Now stood up he brushed himself down and adjusted the folds of his clothing, knocking off the dirt of the bench. "Come on, lad, your master will not begrudge me borrowing you services for a few minutes to get me back to my litter. Chop, chop, now, look lively."
One of the prerogatives of age was an ability to be domineering in a cantankerous way which people were often so at a loss with that they just followed. Besides, he was sure that Octavius would not miss the man for a few hours more. As a fixture in the administration, Gaius was a regular face with most of the Flavians.
"You are lucky in your master, young man. What is your name by the way? Slaves these days have such outlandish names it is quite hard to know how to pronounce half of them. It is the Britannic Wars I blame for that. Glut of slaves, you see. With so many to name you run out of names. Have to start making them up. You don't look like you are from Britannia, though, but maybe I am wrong."

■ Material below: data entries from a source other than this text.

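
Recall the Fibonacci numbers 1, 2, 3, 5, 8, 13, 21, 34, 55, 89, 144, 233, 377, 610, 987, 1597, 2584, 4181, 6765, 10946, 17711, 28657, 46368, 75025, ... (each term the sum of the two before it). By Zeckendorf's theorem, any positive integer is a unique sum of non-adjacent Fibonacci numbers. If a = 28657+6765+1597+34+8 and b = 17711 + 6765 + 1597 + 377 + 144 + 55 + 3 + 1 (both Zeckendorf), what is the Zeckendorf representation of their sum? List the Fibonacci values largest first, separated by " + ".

The two numbers are 37061 and 26653, so their sum is 63714.
63714: greatest Fibonacci not exceeding it is 46368, leaving 17346
17346: greatest Fibonacci not exceeding it is 10946, leaving 6400
6400: greatest Fibonacci not exceeding it is 4181, leaving 2219
2219: greatest Fibonacci not exceeding it is 1597, leaving 622
622: greatest Fibonacci not exceeding it is 610, leaving 12
12: greatest Fibonacci not exceeding it is 8, leaving 4
4: greatest Fibonacci not exceeding it is 3, leaving 1
1: greatest Fibonacci not exceeding it is 1, leaving 0

46368 + 10946 + 4181 + 1597 + 610 + 8 + 3 + 1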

This was all well intentioned and had no hint of prejudice in it. He simply could not fathom half of the garish names that slaves these days had. Hard to tell if they were slaves or just Greeks. So many "-thenes'" or "'-cles" doing the rounds. The slaves in his house had - until recently when his wife had brought a glut more back - had been given simple and perfectly memorable names. Primus. Secundus. Tertius. And so on. The more recent the arrival the unfortunately more lengthy there name but it could not be helped.

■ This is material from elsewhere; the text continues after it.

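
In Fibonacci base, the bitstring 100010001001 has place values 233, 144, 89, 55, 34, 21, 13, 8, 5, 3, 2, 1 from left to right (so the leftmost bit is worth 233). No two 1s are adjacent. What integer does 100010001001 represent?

Summing the place values of the 1 bits: 233 + 34 + 5 + 1 = 273.

273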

He carried on with his monologue anyway.
"It is a symptom of carelessness, you see. These jewelers. These days Rome is so rich they do not seem to mind losing jewels here and there. Their workmanship is therefore the worse for it. Now, when I was a boy, any craftsman would not so much wish to lose a single ounce of their product. That was the way business was done then, you see? Commodities were more scarce so craftsmen had to make them last. Their products, you man, were made to last. I have a belt at home that was made when Sejanus was Prefect. It still functions just as well now as the day my father bought it. It has not frayed, young man, mark my words. I would warrant you could hang a hefer from it and it would not snap. That is proper Roman work. Proper work. Chop, chop, lad, this is not a funeral march we can attempt a bit of speed in this walk I am suffering the effects of age but I am not decrepit yet!"